Great Design: Highway Gothic
As a child, driving the highways of New South Wales’ long and flat coasts, I was always fascinated by the signs that littered the road. They were green or brown with a thick white border. They were clear to read — even at speeds of over a hundred kilometres — but that wasn’t the interesting part. Who made them all? How and why could they be so perfect? Despite the tribal nature of Australia’s states, where even the rail gauges were never the same, how could they keep the same look all-over. Governments are notorious for being poor branders.
But is road signage the greatest coup in the design world?
From its modest beginnings, the designers of the early ‘FHWA’ standard of fonts wouldn’t have predicted it. In the late 1940s, the California Department of Transportation developed FHWA and its complex set of spacing formulas. You might know it better as Highway Gothic. There were six sizes that would be refined over the next few decades until in 2000, the final specification was published and adopted (in its various forms) by the USA, Mexico, Canada, Spain, Australia, Peru, the Netherlands and New Zealand.
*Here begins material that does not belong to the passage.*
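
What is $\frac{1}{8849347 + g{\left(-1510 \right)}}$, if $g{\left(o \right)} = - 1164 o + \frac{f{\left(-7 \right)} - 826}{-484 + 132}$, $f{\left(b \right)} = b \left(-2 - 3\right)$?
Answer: $\frac{352}{3733660215} \approx 9.4277 \cdot 10^{-8}$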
I reckon that’s pretty big.
Remember, these signs have to be drawn up and manufactured around the world. In Australia, every state controls their roads individually. Despite this, every state manages to stick to a single typeface with the same rules for spacing and the rest.
Sure, you’d find an example of the use of Helvetica in every nation on Earth, but that can be used for anything or everything… or nothing. What Highway Gothic represents is homogenised design on a massive scale. Sure, it might be enforced by government standards, but such a widespread use must be rare. If you can think of any other visual communication that — for purely aesthetic reasons — that is used in the public sector, comment this post!
In my own opinion it is a brilliant standard in a word of design where anything ’standard’ is considered taboo. Road signage is one of the few cases when consistent branding on a continental scale actually benefits the public. Sure, you could argue that the Coca-Colas and Apples of this world could improve their economies of scale by having the same logo, same advertisements, same website, worldwide. But it doesn’t work like that in commerce. For the unsuspecting roadside, it does.
With legibility and simplicity government in mind, a standard was always the best option.
Highway Gothic, after a sixty year run, is being replaced by Clearview. Joshua Yaffa of the New York Times claims: “Looking at a sign in Clearview after reading one in Highway Gothic is like putting on a new pair of reading glasses: there’s a sudden lightness, a noticeable crispness to the letters.”
That very sentence springs to mind my own experience with — laugh if you want — Microsoft’s new Office software that came with Calibri as the standard font. It sure looked nice, but my love didn’t last. I found it gimmicky and surprisingly outdated only a couple of years later. The smooth edges were not practical from a perspective of readability and David Airey, designing a logo for Ecometrica, inadvertently agreed with me.
So whether Clearview will stand the test of time is anyone’s guess, but it is a much safer bet than Calibri. The Highway Gothic lineage is there for all to see. Don Meeker, the co-designer of Clearview is critical of the ancestral font, saying Highway Gothic made signs “a mess”. I’d hope Meeker would also see the font for the good it has done, especially in the context of the last half-century.
If you’re interested in roadway signage type, have a look at NPS Rawlinson Roadway, the new standard adopted for American National Parks. James Montalbano over at Terminal Design had a lot to do with both Rawlinson and Clearview. Rawlinson replaced Clarendon, which was made all the way back in 1845.